L a recommandation du ministère guinéen du Budget de suspendre l’exécution des avis à tiers détenteurs (ATD) soulève des enjeux majeurs à l’intersection de la mobilisation des recettes publiques, de la stabilité financière et de la bancarisation de l’économie.
Instrument juridique prévu par le Code général des impôts, l’ATD permet à l’administration fiscale de procéder à la saisie immédiate des avoirs bancaires d’un contribuable en situation de recouvrement forcé.
Son efficacité repose sur son caractère contraignant, souvent perçu comme dissuasif face aux comportements fiscaux défaillants.
Toutefois, son usage répété et peu encadré peut produire des effets économiques contre-productifs.
Dans sa correspondance en date du 17 décembre 2025 adressée adressée à la Banque centrale de la République de Guinée (BCRG), le ministère du Budget met en garde contre les conséquences d’une exécution systématique des ATD sur la liquidité des entreprises.
Le gel instantané des comptes bancaires peut, selon les autorités budgétaires, perturber les cycles d’exploitation, compromettre le paiement des fournisseurs et des salaires, et fragiliser des entreprises déjà exposées à un environnement économique contraint.
Au-delà de l’impact microéconomique, le risque est également macroéconomique.
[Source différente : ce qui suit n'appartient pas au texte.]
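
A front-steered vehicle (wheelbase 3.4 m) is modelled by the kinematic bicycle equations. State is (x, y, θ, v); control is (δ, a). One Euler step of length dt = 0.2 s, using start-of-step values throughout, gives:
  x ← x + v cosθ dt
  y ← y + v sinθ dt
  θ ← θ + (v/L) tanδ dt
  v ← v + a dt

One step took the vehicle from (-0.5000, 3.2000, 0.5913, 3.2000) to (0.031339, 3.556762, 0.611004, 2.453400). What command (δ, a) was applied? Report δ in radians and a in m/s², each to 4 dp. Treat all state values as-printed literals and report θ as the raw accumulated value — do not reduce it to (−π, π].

a = (v'−v)/dt = (-0.746600)/0.2 = -3.7330
Δθ = θ'−θ = 0.019704;  (v·dt/L) = 3.2000·0.2/3.4 = 0.188235
tan δ = Δθ·L/(v·dt) = 0.104677  →  δ = 0.1043

δ = 0.1043, a = -3.7330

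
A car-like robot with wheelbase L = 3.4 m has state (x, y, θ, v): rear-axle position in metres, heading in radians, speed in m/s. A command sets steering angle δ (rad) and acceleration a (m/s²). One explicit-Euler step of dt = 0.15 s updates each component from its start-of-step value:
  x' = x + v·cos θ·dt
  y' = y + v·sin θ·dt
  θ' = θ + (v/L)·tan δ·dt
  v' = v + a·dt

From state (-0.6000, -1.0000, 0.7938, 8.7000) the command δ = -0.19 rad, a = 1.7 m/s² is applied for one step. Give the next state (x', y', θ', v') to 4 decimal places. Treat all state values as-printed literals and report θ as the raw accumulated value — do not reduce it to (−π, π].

x' = -0.6000 + 8.7000·cos(0.7938)·0.15 = 0.3150
y' = -1.0000 + 8.7000·sin(0.7938)·0.15 = -0.0695
θ' = 0.7938 + (8.7000/3.4)·tan(-0.19)·0.15 = 0.7200
v' = 8.7000 + 1.7000·0.15 = 8.9550

(0.3150, -0.0695, 0.7200, 8.9550)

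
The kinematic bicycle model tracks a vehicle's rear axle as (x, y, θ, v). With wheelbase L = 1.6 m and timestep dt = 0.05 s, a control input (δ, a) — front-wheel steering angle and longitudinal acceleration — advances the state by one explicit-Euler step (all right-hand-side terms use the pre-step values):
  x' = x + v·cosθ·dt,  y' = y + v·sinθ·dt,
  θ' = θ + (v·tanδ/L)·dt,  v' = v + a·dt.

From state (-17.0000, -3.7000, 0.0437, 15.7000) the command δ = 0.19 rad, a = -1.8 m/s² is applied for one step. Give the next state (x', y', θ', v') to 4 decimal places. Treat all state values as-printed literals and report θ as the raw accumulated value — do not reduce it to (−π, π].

x' = -17.0000 + 15.7000·cos(0.0437)·0.05 = -16.2157
y' = -3.7000 + 15.7000·sin(0.0437)·0.05 = -3.6657
θ' = 0.0437 + (15.7000/1.6)·tan(0.19)·0.05 = 0.1381
v' = 15.7000 − 1.8000·0.05 = 15.6100

(-16.2157, -3.6657, 0.1381, 15.6100)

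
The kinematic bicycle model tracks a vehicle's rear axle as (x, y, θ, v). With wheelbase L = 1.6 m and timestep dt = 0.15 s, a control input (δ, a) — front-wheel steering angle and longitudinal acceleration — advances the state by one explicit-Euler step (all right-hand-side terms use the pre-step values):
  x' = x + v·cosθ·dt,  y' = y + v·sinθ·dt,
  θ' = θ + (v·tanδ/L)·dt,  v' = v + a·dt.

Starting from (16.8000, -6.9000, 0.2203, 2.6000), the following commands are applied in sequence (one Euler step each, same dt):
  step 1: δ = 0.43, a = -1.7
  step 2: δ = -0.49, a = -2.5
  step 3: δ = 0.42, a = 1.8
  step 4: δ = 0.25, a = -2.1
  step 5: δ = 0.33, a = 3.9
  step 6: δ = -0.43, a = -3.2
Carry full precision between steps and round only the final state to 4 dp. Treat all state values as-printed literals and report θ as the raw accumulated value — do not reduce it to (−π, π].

(18.7391, -6.2884, 0.3048, 2.0300)

after step 1 (δ=0.43, a=-1.7): (17.180574, -6.814776, 0.332089, 2.345000)
after step 2 (δ=-0.49, a=-2.5): (17.513106, -6.700099, 0.214827, 1.970000)
after step 3 (δ=0.42, a=1.8): (17.801813, -6.637105, 0.297303, 2.240000)
after step 4 (δ=0.25, a=-2.1): (18.123073, -6.538676, 0.350925, 1.925000)
after step 5 (δ=0.33, a=3.9): (18.394225, -6.439414, 0.412740, 2.510000)
after step 6 (δ=-0.43, a=-3.2): (18.739109, -6.288392, 0.304821, 2.030000)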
Une généralisation des ATD pourrait inciter certains opérateurs économiques à se détourner du système bancaire formel afin de protéger leur trésorerie.
Cette dynamique de dé-bancarisation favoriserait l’informalité, réduirait la traçabilité des flux financiers et affaiblirait, à terme, l’assiette fiscale que l’État cherche précisément à élargir.
Le ministère évoque par ailleurs une contradiction potentielle entre l’usage intensif des ATD et les efforts de modernisation des finances publiques.
La dématérialisation des paiements, présentée comme un levier clé d’amélioration du recouvrement et de la transparence budgétaire, repose sur la confiance des contribuables dans le système financier. Une perception d’insécurité bancaire pourrait freiner l’adhésion à ces réformes.
La proposition de suspension des ATD apparaît ainsi comme une mesure de régulation plutôt que de renoncement à la discipline fiscale.
Elle traduit la volonté des autorités de privilégier une approche plus graduée du recouvrement, combinant efficacité administrative et préservation de l’activité économique.
La levée éventuelle de cette suspension devra, selon le ministère, résulter d’une évaluation conjointe avec la Banque centrale, suggérant une coordination renforcée entre politique budgétaire et politique monétaire.
Dans un contexte de recherche d’équilibre entre performance fiscale et croissance économique, cette orientation relance le débat sur la nécessité d’outils de recouvrement mieux ciblés, proportionnés au risque et intégrés à une stratégie globale de formalisation de l’économie.